If costs are not paid by a student’s private health insurance or MaineCare, they will be covered by grants Maine Family Planning receives.
Ward 3 school board member Nicole Desjardins was disappointed that condoms will not be available to students without parental consent, and at-large member Kim Martin agreed.
“I understand parents want to know what’s going on with their kiddos,” Martin said. “But sometimes the kids that need access to those things have the parents that are going to say no. That concerns me.”
Silsby said this is a starting point.
“And then you could decide to go a different way with accessibility,” she said. “At this time, this is where we have support.”
Christine Letcher, a pregnancy prevention coordinator for Maine Family Planning, said offering reproductive health students does not mean putting a bowl of condoms on Cony’s front desk. Students must first talk with a health care professional about topics like talking with a partner and advocating for their own health. Some students may find that they’re not ready to have sex, and they can become more confident in saying “no,” Letcher said.
“In fact, when you have education in combination with these services, actually your rates of sexual initiation will go down,” Letcher said. “That’s a trend we’re seeing, more and more kids are waiting to have sex.”
Maine’s rate of teenage pregnancy was 34.5 out of 1,000 females ages 15 to 19 in the five-year period between 2006 and 2010. Augusta’s rate is 67.9 out of 1,000, one of the highest in the state. Skowhegan’s rate is similar, and only Rockland has a higher rate, Letcher said.
There is precedent in the Augusta area for offering reproductive health services at a school. Cony staff have been consulting with the Maranacook Student Health Center, which has offered condoms, pregnancy testing and sexually transmitted infection testing since it opened 21 years ago. Ten years ago, health center practitioners began writing prescriptions for birth control.

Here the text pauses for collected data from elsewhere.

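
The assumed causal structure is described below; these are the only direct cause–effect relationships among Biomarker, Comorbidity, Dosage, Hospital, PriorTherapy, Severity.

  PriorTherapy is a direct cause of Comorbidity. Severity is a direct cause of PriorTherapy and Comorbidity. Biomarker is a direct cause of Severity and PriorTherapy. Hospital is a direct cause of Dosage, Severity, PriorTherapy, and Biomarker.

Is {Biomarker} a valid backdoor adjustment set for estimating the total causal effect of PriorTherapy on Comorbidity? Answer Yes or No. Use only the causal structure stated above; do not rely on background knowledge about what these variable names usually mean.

Backdoor paths from PriorTherapy to Comorbidity (paths whose first edge points into PriorTherapy):
  P1: PriorTherapy <- Hospital -> Biomarker -> Severity -> Comorbidity
  P2: PriorTherapy <- Hospital -> Severity -> Comorbidity
  P3: PriorTherapy <- Biomarker <- Hospital -> Severity -> Comorbidity
  P4: PriorTherapy <- Biomarker -> Severity -> Comorbidity
  P5: PriorTherapy <- Severity -> Comorbidity
Condition 1 (no descendant of PriorTherapy in the set): holds — descendants of PriorTherapy are {Comorbidity}; none are in {Biomarker}.
Condition 2 (every backdoor path blocked by {Biomarker}):
  P1: blocked at chain node Biomarker ∈ conditioning set.
  P2: open — no interior node is in the conditioning set.
  P3: blocked at chain node Biomarker ∈ conditioning set.
  P4: blocked at fork node Biomarker ∈ conditioning set.
  P5: open — no interior node is in the conditioning set.
{Biomarker} does not satisfy the backdoor criterion.

No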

Maranacook health center coordinator Cindy Flye said they did extensive planning and conducted focus groups both before opening and before offering birth control prescriptions, and she advised Cony staff to likewise engage with a wide variety of people inside and outside the school before expanding services.
“If they feel heard and you’re really transparent, it usually goes pretty well,” Flye said. “Cony has taken that advice.”

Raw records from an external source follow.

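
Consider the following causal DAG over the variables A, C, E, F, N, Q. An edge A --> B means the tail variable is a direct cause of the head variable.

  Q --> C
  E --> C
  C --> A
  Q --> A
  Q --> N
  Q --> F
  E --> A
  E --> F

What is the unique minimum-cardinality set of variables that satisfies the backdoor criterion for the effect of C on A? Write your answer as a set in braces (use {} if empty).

Variables eligible for adjustment (non-descendants of C, excluding C and A): {E, F, N, Q}.
Backdoor paths from C to A:
  P1: C <- E -> A
  P2: C <- E -> F <- Q -> A
  P3: C <- Q -> A
  P4: C <- Q -> F <- E -> A
The empty set is not sufficient: P1 (C <- E -> A) has no collider blocking it and no conditioned non-collider, so it is open.
Try {E, Q}:
  P1: blocked at fork node E ∈ conditioning set.
  P2: blocked at fork node E ∈ conditioning set.
  P3: blocked at fork node Q ∈ conditioning set.
  P4: blocked at fork node Q ∈ conditioning set.
{E, Q} contains no descendant of C and blocks every backdoor path.
Every element of {E, Q} is needed (dropping E leaves P1 open; dropping Q leaves P3 open), so no proper subset is valid.
Among all size-2 subsets of the eligible variables, only {E, Q} blocks every backdoor path, so it is the unique smallest valid adjustment set.

{E, Q}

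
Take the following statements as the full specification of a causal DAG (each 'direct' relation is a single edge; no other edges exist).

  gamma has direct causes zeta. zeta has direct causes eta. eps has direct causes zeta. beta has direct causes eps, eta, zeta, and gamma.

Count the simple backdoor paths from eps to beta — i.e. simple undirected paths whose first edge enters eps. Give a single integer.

3

A backdoor path from eps to beta is any simple undirected path whose first edge points into eps (i.e. leaves eps via a parent).
Parents of eps: {zeta}.
Enumerating:
  P1: eps <- zeta <- eta -> beta
  P2: eps <- zeta -> gamma -> beta
  P3: eps <- zeta -> beta
That exhausts the simple backdoor paths. Count: 3.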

Any Maranacook middle school or high school student can see the school nurse, who can distribute condoms and administer pregnancy tests. Additional reproductive health services are available to all students whose parents enroll them to receive medical services at the health center.
Flye said more than half of families with students in middle and high school enroll their children, and about 40 percent of those students actually use the health center.
Flye said there were mixed reactions when the health center proposed offering reproductive health services, but some parents who were concerned were assuaged when they learned that their children could already have access to such services from a health care provider off campus.
“When you take your adolescent for a physical and the provider asks you to step out, well that’s when the provider’s having that conversation with your child about reproductive health, drugs, etc.,” Flye said. “And it’s confidential. So it’s the same thing; they can get that confidential service here, too.”